Jason Furman, who served as President Obama’s chairman of the Council of Economic Advisers and is now a professor at the Harvard Kennedy School, has a message for Corporate America: “If the business community still believes in fiscal responsibility, now would be the time to speak up.”
Writing in The Wall Street Journal, Furman notes that not so long ago, Republicans and many of their supporters were talking about revenue-neutral tax reform. That approach made sense, Furman notes, given the state of the debt and deficit: “The wide consensus on the need for revenue-neutral reform reflected a recognition that the 1981 and 2001 model of tax cuts makes no sense in today’s fiscal environment. Tax revenue as a percentage of gross domestic product is lower today than it was when Presidents Reagan and George W. Bush cut taxes.”
But Republican leaders are now promoting a tax plan that would increase the deficit by $1.5 trillion, raising debt held by the public from 77 percent of GDP to 98 percent of GDP in a decade.

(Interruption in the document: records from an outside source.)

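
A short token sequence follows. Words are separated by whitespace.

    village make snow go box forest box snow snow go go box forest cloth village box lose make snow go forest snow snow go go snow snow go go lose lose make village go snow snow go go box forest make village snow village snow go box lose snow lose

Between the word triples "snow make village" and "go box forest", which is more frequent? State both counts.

"snow make village": 0 occurrences
"go box forest": 3 occurrences

"go box forest" (3 vs 0)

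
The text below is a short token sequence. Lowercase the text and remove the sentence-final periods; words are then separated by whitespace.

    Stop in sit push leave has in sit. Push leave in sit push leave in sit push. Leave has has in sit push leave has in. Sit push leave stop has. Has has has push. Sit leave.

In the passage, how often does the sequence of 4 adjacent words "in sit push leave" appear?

Scanning the 34 overlapping 4-gram windows for "in sit push leave":
  position 2–5: in sit push leave
  position 7–10: in sit push leave
  position 11–14: in sit push leave
  position 15–18: in sit push leave
  position 21–24: in sit push leave
  position 26–29: in sit push leave

6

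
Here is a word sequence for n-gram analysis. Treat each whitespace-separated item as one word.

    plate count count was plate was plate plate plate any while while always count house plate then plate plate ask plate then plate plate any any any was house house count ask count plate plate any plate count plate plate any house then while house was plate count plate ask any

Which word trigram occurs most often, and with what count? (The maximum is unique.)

"plate plate any", 4 times

Trigram frequencies (highest first):
  plate plate any: 4
  plate then plate: 2
  then plate plate: 2
  count plate plate: 2
  plate count plate: 2
  plate count count: 1
  … (36 more, each ≤ 1)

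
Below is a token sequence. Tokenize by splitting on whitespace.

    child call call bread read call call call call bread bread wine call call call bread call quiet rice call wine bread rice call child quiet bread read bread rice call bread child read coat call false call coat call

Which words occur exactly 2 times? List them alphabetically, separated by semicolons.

coat; quiet; wine

Unigram counts meeting the condition (exactly 2 times):
  coat: 2
  quiet: 2
  wine: 2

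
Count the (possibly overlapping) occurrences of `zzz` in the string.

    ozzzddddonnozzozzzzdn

Sliding a length-3 window over the 21 characters (19 positions):
  position 2–4: zzz
  position 16–18: zzz
  position 17–19: zzz

3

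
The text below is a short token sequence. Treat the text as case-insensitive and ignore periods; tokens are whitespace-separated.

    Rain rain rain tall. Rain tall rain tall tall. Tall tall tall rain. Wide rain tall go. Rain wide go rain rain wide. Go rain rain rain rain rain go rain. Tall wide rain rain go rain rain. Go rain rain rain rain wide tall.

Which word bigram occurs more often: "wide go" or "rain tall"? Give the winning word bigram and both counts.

"wide go": 2 occurrences
"rain tall": 5 occurrences

"rain tall" (5 vs 2)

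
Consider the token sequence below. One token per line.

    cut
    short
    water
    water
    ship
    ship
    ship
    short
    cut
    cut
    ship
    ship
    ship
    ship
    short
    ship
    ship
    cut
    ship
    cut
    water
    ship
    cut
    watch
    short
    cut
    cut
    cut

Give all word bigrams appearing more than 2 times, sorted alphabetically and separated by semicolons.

Bigram counts meeting the condition (more than 2 times):
  cut cut: 3
  ship cut: 3
  ship ship: 6

cut cut; ship cut; ship ship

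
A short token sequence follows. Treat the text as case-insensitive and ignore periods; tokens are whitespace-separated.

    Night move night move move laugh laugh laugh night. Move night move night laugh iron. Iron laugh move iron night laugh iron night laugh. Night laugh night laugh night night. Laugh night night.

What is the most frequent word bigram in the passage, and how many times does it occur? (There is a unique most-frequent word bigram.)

"night laugh", 6 times

Bigram frequencies (highest first):
  night laugh: 6
  laugh night: 5
  night move: 4
  move night: 3
  laugh laugh: 2
  laugh iron: 2
  … (8 more, each ≤ 2)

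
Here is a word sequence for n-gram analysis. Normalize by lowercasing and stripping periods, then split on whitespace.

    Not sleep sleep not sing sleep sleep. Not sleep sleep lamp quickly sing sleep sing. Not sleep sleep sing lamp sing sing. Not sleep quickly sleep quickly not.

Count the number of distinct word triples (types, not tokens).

22

28 tokens → 26 trigram windows in total.
Repeated trigrams (each contributes count−1 duplicates):
  not sleep sleep: 3
  sing not sleep: 2
  sleep sleep not: 2
4 duplicate windows → 26 − 4 = 22 distinct.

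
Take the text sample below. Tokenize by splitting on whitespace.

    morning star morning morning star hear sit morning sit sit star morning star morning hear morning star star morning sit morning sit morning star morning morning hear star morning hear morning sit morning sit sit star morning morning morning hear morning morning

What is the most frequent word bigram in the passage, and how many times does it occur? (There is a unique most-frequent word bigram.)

Bigram frequencies (highest first):
  star morning: 7
  morning star: 5
  morning morning: 5
  morning sit: 5
  sit morning: 4
  morning hear: 4
  … (7 more, each ≤ 3)

"star morning", 7 times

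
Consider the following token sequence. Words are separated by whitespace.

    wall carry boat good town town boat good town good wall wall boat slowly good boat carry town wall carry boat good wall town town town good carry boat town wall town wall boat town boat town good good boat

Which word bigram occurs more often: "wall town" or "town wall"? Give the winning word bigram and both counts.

"town wall" (3 vs 2)

"wall town": 2 occurrences
"town wall": 3 occurrences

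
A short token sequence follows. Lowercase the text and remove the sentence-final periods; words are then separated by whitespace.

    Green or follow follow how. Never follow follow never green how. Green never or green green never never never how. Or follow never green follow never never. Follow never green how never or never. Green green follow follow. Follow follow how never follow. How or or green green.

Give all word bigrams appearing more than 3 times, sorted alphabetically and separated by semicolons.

Bigram counts meeting the condition (more than 3 times):
  follow follow: 5
  follow never: 4
  never green: 4

follow follow; follow never; never green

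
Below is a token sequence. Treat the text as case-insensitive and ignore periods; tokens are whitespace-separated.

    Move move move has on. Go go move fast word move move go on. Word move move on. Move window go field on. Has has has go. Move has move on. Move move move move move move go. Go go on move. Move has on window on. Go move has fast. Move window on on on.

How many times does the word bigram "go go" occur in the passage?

Scanning the 55 overlapping bigram windows for "go go":
  position 6–7: go go
  position 38–39: go go
  position 39–40: go go

3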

According to many economic models — including the Penn-Wharton Budget, run by an economist who served in the George W. Bush administration — that added debt will reduce economic growth over time.
Furman calls on Corporate America to stick to its guns and demand a tax plan that at a minimum doesn’t make the current fiscal situation any worse. And he also provides a funny little metaphor on the change that has occurred over the past few months as the GOP worked out its new tax proposal: “It is as if I sent my children off to perform chores in exchange for a candy bar, but instead they discussed doing chores for six months, did none of them, asked for $1.50, and tried to use it to buy five $1.50 candy bars.”